Yasama meclisin olduğu halde referanduma gitmek ise; güven oyu almak, yapılacak yasanın katılımcı olarak teyit edilmesi içindir, yoksa yeterli sayıda olan oyla (meclis iç tüzüğüne göre) zamanın şartalarında halkın ihtiyaçlarına cevap vermeyen her yasa (Anayasanın ülkeyi kuranlar tarafından garanti altına alınan ilk üç maddesi hariç) vekiller tarafından değiştirebilir. Bu ilk üç maddesi de; devletin şekli ve rejimi değiştirildiğin de, değiştirile bilir.
Demokrasinin çağdaşı olur, fakat hukukun çağdaşı olmaz, hukuk hukuktur, çağdaş hukuk denildiği zaman bundan başka hukuklar yok demektir! Hukuka saygı göstermek; çağdaş hukuk diye tanımlanabilir, hukuka saygı duymamak ise bağnazlıktır "gerici hukuk" değil!
Hukuk; Canlı cansız her nesnenin, maddi ve manevi olarak taşıdığı değerlerinin hakkını ele alıp, haklarını korumaya yönelik, değerler bütünüdür. Bu değerlerin sahiblerine dağılımına; Hak. Bu hakların sahiblerine iade edilmesi yöntemini ele almaya; Kanun. Hakların çiğnetilmeden sahiblerine eşit dağılımına da; adalet denir. Hukuka dayalı olmayan kanun, kanuna dayalı olmayan dağılım, adaletsizliktir.
Hukuk yasama tarafından yapılan kanunlara göre savunulsa da, hukuka uymayan kanunlar hukuki değidir, böyle olursa; köre göz, görene de körlük yasak olur! Bu tezatlıktan dolayı birçok hukukçu, hukuk için; "Hukuk, yargıcın yaptığıdır" demektedir.
Böyle bir durumda itirazlarımızı nereye yapabiliriz?

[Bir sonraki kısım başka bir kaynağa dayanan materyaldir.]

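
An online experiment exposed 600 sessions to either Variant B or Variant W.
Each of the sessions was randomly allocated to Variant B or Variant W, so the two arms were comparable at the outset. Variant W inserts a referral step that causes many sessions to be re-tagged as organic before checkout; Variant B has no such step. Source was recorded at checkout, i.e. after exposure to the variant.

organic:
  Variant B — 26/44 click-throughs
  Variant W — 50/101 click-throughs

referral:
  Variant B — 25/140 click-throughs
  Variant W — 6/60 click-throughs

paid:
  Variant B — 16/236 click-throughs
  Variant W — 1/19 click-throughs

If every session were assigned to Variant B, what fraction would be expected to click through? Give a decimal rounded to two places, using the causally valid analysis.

Stratifying would compare variants among sessions the variants themselves sorted into traffic source groups — a form of selection on an intermediate. The unconditioned pooled rates give the total causal effect.
So P(outcome | do(Variant B)) is just the pooled rate for Variant B: 67/420 = 0.160.

0.16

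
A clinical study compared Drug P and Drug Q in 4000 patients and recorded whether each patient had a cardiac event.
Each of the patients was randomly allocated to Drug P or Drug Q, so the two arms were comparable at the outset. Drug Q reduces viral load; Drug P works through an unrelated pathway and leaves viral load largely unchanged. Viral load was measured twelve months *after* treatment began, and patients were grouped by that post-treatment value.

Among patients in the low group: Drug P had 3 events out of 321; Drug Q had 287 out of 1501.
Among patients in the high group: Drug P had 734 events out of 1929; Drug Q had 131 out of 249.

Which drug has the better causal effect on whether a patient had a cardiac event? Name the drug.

Viral load lies on the pathway drug → viral load → outcome, so adjusting for it blocks the indirect effect. For the total causal effect of drug, use the unadjusted pooled rates.
Pooled: Drug P 32.8% vs Drug Q 23.9%; Drug Q is lower overall.

Drug Q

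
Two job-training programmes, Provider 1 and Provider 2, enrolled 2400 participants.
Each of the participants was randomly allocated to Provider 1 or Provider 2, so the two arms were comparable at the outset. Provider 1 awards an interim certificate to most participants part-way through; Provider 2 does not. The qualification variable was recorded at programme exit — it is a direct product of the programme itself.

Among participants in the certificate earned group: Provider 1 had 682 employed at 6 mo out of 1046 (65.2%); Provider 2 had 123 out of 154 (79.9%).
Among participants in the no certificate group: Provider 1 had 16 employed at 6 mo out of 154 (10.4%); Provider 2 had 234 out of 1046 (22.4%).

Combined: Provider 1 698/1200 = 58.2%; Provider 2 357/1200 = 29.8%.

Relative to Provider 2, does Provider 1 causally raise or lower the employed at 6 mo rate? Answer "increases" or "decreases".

Stratifying would compare programmes among participants the programmes themselves sorted into qualification attained during the programme groups — a form of selection on an intermediate. The unconditioned pooled rates give the total causal effect.
Pooled: Provider 1 58.2% vs Provider 2 29.8%; Provider 1 is higher overall.

increases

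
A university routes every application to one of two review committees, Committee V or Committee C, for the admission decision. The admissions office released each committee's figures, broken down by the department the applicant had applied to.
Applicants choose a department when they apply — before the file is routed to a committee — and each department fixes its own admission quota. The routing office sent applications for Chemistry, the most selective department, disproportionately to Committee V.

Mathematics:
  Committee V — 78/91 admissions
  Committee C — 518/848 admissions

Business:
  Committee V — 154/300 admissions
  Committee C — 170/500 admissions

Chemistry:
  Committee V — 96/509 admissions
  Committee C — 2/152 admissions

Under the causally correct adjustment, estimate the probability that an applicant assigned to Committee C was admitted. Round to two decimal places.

The department-specific comparison favours Committee V throughout, but the pooled figures favour Committee C. The question is whether to condition on department.
Department satisfies the back-door criterion: it is not a descendant of the review committee, and it blocks the spurious path from review committee to outcome. Adjusting for it (i.e., using the within-department rates) gives the causal effect.
Standardising Committee C to the population department mix: 0.391·518/848 + 0.333·170/500 + 0.275·2/152 = 0.356.

0.36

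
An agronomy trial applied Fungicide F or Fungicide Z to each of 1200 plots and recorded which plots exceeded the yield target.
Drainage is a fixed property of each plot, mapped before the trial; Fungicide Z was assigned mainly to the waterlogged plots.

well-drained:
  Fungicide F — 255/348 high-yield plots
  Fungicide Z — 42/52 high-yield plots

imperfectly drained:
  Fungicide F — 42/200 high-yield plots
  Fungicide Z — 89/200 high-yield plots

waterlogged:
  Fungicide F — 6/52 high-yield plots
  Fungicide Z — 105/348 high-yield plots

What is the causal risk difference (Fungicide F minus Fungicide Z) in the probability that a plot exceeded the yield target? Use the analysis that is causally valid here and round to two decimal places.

-0.17

The field drainage-specific comparison favours Fungicide Z throughout, but the pooled figures favour Fungicide F. The question is whether to condition on field drainage.
Nothing the fungicide does changes field drainage; the imbalance is an allocation artefact. With field drainage also predicting the outcome, the pooled figure is confounded, and the within-stratum comparison is the causal one.
Adjusting over the population distribution of field drainage: 0.333·(0.733−0.808) + 0.333·(0.210−0.445) + 0.333·(0.115−0.302) = -0.165.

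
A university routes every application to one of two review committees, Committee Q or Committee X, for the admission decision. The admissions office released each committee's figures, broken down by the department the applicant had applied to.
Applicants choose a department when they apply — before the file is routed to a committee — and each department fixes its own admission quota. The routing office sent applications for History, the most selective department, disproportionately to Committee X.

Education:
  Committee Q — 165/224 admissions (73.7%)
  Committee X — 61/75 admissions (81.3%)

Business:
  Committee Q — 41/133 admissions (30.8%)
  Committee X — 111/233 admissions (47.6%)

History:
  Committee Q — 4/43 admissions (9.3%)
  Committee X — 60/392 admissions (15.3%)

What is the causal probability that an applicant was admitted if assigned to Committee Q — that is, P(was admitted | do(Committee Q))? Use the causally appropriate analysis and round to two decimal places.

Here department is a common cause — it drives both which review committee a case falls under and the outcome. The crude comparison mixes populations; the stratum-specific rates are the causally relevant ones.
Standardising Committee Q to the population department mix: 0.272·165/224 + 0.333·41/133 + 0.395·4/43 = 0.340.

0.34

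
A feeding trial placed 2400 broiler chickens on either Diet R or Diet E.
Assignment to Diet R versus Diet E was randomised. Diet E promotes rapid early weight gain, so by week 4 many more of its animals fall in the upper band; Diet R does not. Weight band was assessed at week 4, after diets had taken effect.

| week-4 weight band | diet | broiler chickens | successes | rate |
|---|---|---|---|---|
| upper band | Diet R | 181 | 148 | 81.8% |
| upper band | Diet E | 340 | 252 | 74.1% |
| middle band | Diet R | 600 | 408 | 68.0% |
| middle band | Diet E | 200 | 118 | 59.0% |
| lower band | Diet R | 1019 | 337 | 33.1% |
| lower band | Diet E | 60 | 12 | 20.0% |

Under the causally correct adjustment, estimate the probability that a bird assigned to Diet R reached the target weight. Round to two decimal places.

Week-4 weight band is recorded after the diet and is itself shifted by it — it sits on the causal path from diet to outcome. Conditioning on a mediator would strip out part of the effect we want; the pooled comparison gives the total causal effect.
So P(outcome | do(Diet R)) is just the pooled rate for Diet R: 893/1800 = 0.496.

0.50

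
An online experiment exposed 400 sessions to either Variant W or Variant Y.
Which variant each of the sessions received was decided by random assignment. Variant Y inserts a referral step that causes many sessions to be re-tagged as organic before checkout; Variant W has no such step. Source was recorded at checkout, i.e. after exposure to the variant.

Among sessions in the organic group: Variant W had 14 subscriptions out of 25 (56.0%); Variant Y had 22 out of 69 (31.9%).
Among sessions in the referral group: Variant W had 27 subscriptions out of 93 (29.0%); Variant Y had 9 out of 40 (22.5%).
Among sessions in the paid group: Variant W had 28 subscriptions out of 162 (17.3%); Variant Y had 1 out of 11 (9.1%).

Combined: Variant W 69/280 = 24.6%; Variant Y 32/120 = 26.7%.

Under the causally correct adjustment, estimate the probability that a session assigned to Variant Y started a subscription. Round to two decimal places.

Traffic source here is a post-treatment variable shaped by the variant; conditioning on it would introduce bias rather than remove it. The overall comparison is the causal one.
So P(outcome | do(Variant Y)) is just the pooled rate for Variant Y: 32/120 = 0.267.

0.27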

Cevap: Şimdi anayasa mahkemesine yapabilirsiniz, 1961 den önce buda imkansızdı: Çünkü; Ülkemizi kuranlar 27 yıl kesintisiz şeflikle tek parti olarak iş başında kaldığından, 1924 Anayasası (Teşkilat-ı Esasiye Kanunu'na) göre Meclis, milletin iradesini temsil eden tek kuruluş olduğundan onun iradesi, anayasaya aykırı olamaz olarak görülüyordu. Bunun için anayasa mahkemesi yoktu.

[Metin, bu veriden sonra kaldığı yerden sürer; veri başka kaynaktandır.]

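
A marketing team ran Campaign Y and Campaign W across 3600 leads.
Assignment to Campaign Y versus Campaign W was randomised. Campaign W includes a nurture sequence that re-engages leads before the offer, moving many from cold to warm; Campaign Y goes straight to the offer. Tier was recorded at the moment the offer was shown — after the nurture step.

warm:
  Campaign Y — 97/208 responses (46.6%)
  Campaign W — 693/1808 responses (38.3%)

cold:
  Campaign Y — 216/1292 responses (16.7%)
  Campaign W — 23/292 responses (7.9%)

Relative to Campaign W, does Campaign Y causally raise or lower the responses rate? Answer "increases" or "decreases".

decreases

Within every engagement tier level Campaign Y has the higher rate, yet pooled Campaign W does — Simpson's reversal.
Engagement tier is downstream of the campaign. One should not condition on a consequence of treatment, so the overall rates are the right comparison.
Pooled: Campaign Y 20.9% vs Campaign W 34.1%; Campaign W is higher overall.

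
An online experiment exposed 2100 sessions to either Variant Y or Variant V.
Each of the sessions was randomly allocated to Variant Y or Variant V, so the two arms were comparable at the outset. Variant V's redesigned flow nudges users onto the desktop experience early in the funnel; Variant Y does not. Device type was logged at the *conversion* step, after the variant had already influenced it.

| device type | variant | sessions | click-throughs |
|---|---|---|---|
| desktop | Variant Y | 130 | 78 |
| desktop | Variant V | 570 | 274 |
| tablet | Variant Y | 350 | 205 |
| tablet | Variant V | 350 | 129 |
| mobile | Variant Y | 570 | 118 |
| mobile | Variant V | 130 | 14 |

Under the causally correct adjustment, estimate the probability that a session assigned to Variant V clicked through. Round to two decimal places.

0.40

Variant Y is higher inside every device type stratum but Variant V is higher in aggregate. Whether to stratify depends on how device type relates to the variant.
Device type here is a post-treatment variable shaped by the variant; conditioning on it would introduce bias rather than remove it. The overall comparison is the causal one.
So P(outcome | do(Variant V)) is just the pooled rate for Variant V: 417/1050 = 0.397.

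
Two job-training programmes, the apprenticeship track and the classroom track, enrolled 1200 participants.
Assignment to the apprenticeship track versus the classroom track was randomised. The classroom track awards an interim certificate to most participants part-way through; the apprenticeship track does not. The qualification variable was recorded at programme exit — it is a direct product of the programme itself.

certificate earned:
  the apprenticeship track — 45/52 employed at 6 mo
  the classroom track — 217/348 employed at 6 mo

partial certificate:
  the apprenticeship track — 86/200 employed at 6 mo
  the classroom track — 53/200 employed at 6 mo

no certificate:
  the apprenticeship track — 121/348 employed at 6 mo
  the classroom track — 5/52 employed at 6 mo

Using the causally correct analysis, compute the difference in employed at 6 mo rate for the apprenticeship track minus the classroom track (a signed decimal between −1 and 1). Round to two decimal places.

The distribution of qualification attained during the programme is itself part of what the programme does — it is an intermediate outcome. Holding it fixed would remove that part of the effect; the total effect is the pooled difference.
The causal difference is the pooled difference: 0.420 − 0.458 = -0.038.

-0.04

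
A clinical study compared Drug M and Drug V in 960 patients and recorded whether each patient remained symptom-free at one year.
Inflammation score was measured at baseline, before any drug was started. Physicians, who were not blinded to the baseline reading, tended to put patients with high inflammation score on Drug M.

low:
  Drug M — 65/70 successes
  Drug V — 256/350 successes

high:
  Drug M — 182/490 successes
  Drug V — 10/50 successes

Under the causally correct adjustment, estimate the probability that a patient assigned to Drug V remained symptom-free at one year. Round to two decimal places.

Inflammation score is set before the drug has any effect — it is not caused by the drug — and it independently drives the outcome. That makes it a confounder, so the causal comparison is within inflammation score levels.
Standardising Drug V to the population inflammation score mix: 0.438·256/350 + 0.562·10/50 = 0.432.

0.43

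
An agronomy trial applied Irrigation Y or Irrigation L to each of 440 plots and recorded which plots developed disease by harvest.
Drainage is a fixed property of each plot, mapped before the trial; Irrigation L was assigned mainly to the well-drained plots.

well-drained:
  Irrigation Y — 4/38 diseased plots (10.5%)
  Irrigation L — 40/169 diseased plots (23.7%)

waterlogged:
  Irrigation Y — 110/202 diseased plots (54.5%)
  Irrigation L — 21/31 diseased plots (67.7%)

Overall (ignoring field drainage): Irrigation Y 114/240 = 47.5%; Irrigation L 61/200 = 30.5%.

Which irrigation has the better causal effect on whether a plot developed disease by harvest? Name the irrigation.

Within every field drainage level Irrigation Y has the lower rate, yet pooled Irrigation L does — Simpson's reversal.
Field drainage satisfies the back-door criterion: it is not a descendant of the irrigation, and it blocks the spurious path from irrigation to outcome. Adjusting for it (i.e., using the within-field drainage rates) gives the causal effect.
Within each level — well-drained: 10.5% vs 23.7%; waterlogged: 54.5% vs 67.7% — Irrigation Y is lower every time.

Irrigation Y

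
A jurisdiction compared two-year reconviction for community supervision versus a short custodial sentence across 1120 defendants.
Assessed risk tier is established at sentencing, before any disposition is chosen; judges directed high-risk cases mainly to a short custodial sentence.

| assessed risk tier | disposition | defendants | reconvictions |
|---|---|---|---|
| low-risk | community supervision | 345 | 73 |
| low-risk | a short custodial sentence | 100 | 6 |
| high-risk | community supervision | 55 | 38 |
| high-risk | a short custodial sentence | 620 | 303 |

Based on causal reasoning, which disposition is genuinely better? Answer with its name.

a short custodial sentence

Assessed risk tier satisfies the back-door criterion: it is not a descendant of the disposition, and it blocks the spurious path from disposition to outcome. Adjusting for it (i.e., using the within-assessed risk tier rates) gives the causal effect.
Within each level — low-risk: 21.2% vs 6.0%; high-risk: 69.1% vs 48.9% — a short custodial sentence is lower every time.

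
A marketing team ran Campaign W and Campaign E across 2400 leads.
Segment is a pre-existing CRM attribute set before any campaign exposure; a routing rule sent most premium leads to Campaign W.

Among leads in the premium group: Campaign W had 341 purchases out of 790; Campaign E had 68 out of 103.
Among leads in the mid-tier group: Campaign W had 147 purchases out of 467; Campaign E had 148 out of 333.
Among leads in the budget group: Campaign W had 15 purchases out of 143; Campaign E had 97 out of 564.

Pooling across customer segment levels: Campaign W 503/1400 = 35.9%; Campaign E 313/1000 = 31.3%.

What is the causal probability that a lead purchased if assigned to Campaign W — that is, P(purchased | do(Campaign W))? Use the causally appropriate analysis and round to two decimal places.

0.30

The imbalance in customer segment arose from how leads were allocated, not from anything the campaign did; and customer segment independently affects the outcome. The pooled gap is confounded — condition on customer segment.
Standardising Campaign W to the population customer segment mix: 0.372·341/790 + 0.333·147/467 + 0.295·15/143 = 0.296.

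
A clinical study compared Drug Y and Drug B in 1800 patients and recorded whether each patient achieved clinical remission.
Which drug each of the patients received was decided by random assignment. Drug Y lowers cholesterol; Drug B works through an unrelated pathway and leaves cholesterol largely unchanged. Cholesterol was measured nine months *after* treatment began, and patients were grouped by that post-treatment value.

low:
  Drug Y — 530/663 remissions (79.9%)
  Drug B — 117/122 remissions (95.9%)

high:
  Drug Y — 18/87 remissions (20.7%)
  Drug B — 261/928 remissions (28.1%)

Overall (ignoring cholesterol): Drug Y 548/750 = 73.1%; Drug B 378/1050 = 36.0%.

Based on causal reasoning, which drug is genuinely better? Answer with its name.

Drug Y

The stratified and pooled comparisons disagree (Drug B wins within each cholesterol; Drug Y wins overall), so the answer turns on the causal role of cholesterol.
Cholesterol lies on the pathway drug → cholesterol → outcome, so adjusting for it blocks the indirect effect. For the total causal effect of drug, use the unadjusted pooled rates.
Pooled: Drug Y 73.1% vs Drug B 36.0%; Drug Y is higher overall.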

1950 ile 1960 yılları arasında Anayasa kısmen uygulansa da 27 Mayıs askeri darbesi ile tamamen kaldırılarak, 1961 de kurulan Milli Birlik Komitesi tarafından hazırlanan anayasa referanduma gidilerek halka kabul ettirildi, kabul ettirildi diyorum çünkü; 1962 ve 1963 yıllarında giriştiği darbelerde başarısız olan Albay Talat Aydemir Mamak Yargılamaları esnasın da; "Ne kadar ilgi çekicidir ki, 1961 de, Giresun da vatandaşların göğsünde sigara söndürterek, zorla kabul ettirdiğim anayasayı ihlal suçlamasıyla yargılanıyorum." dedi.
İşte bu dönemde (1961'de) kurulan Anayasa Mahkemesi, Meclise güvenilmediğinden olacak ki; meclisin yaptığı yasaları denetlemek için kurulmuş ve tüm üyeleri de Cumhurbaşkanı tarafından seçilmektedir.

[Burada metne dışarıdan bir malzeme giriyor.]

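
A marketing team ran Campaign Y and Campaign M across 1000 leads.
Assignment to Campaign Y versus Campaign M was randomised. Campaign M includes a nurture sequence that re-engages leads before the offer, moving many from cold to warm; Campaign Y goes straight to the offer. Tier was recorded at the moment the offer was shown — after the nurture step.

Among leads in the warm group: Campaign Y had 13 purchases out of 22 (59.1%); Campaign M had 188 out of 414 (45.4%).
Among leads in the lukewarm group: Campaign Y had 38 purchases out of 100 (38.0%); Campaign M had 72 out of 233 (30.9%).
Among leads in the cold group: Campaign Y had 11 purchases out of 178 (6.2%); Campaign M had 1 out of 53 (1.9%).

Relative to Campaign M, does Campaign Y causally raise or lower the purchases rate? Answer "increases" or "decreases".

Engagement tier lies on the pathway campaign → engagement tier → outcome, so adjusting for it blocks the indirect effect. For the total causal effect of campaign, use the unadjusted pooled rates.
Pooled: Campaign Y 20.7% vs Campaign M 37.3%; Campaign M is higher overall.

decreases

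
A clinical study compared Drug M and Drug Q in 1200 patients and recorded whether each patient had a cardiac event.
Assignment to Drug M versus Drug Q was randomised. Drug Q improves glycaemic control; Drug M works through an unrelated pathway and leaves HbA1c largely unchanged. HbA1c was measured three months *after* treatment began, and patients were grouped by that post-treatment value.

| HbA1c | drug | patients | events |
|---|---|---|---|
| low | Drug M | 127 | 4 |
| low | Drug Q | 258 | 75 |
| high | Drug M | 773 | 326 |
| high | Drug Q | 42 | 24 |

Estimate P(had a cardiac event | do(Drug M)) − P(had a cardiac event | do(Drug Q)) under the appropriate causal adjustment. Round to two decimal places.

+0.04

The stratified and pooled comparisons disagree (Drug M wins within each HbA1c; Drug Q wins overall), so the answer turns on the causal role of HbA1c.
Stratifying would compare drugs among patients the drugs themselves sorted into HbA1c groups — a form of selection on an intermediate. The unconditioned pooled rates give the total causal effect.
The causal difference is the pooled difference: 0.367 − 0.330 = +0.037.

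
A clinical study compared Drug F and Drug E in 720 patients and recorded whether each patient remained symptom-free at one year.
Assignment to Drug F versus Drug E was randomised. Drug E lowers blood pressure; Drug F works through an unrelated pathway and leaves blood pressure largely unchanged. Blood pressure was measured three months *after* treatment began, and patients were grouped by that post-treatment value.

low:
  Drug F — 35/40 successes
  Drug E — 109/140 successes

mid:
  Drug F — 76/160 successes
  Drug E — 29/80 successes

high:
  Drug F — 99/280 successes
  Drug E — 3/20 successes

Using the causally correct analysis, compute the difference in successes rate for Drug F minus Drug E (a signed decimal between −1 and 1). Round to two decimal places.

The stratified and pooled comparisons disagree (Drug F wins within each blood pressure; Drug E wins overall), so the answer turns on the causal role of blood pressure.
Blood pressure lies on the pathway drug → blood pressure → outcome, so adjusting for it blocks the indirect effect. For the total causal effect of drug, use the unadjusted pooled rates.
The causal difference is the pooled difference: 0.438 − 0.588 = -0.150.

-0.15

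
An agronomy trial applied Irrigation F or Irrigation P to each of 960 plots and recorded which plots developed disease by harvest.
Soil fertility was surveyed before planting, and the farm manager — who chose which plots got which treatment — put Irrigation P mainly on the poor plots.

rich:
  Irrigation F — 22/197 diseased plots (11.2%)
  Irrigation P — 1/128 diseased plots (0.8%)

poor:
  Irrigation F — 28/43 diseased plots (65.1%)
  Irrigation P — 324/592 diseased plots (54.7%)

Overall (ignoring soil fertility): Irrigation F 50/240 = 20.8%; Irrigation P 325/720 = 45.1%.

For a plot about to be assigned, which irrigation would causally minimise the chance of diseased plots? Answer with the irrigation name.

Irrigation P

Within every soil fertility level Irrigation P has the lower rate, yet pooled Irrigation F does — Simpson's reversal.
Soil fertility satisfies the back-door criterion: it is not a descendant of the irrigation, and it blocks the spurious path from irrigation to outcome. Adjusting for it (i.e., using the within-soil fertility rates) gives the causal effect.
Within each level — rich: 11.2% vs 0.8%; poor: 65.1% vs 54.7% — Irrigation P is lower every time.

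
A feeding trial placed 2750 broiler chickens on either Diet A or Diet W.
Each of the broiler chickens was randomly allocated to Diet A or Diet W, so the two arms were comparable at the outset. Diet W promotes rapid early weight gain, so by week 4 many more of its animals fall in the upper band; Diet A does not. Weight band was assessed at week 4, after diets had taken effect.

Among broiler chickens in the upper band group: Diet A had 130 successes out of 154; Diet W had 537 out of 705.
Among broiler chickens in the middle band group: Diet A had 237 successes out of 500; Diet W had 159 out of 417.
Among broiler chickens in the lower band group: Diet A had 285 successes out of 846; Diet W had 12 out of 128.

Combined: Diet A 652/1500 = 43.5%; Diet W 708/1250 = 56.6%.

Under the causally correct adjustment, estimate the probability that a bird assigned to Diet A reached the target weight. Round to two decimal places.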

Çetin Doğan'ın söylediği iddia edilen, hukuka aykırı olduğu halde "paşa paşa imzalattık" dediği EMASYA protokolü gibi; sizde Demokrasinin cilvesi olarak hukuka aykırı olsa bile paşa paşa referandumdan geçen yasaları kabul edeceksiniz.
Beşeri kanunlar kişilerin akıllarına göre şekillendiğinden, sizin evvel ve ahir hacetlerinize hitap etmesi düşünülemez, hitap etmiş olsaydı, sonra gelenler önce gelenleri zalimlikle suçlamaz bir görüş diğer bir görüşe ters düşmez di!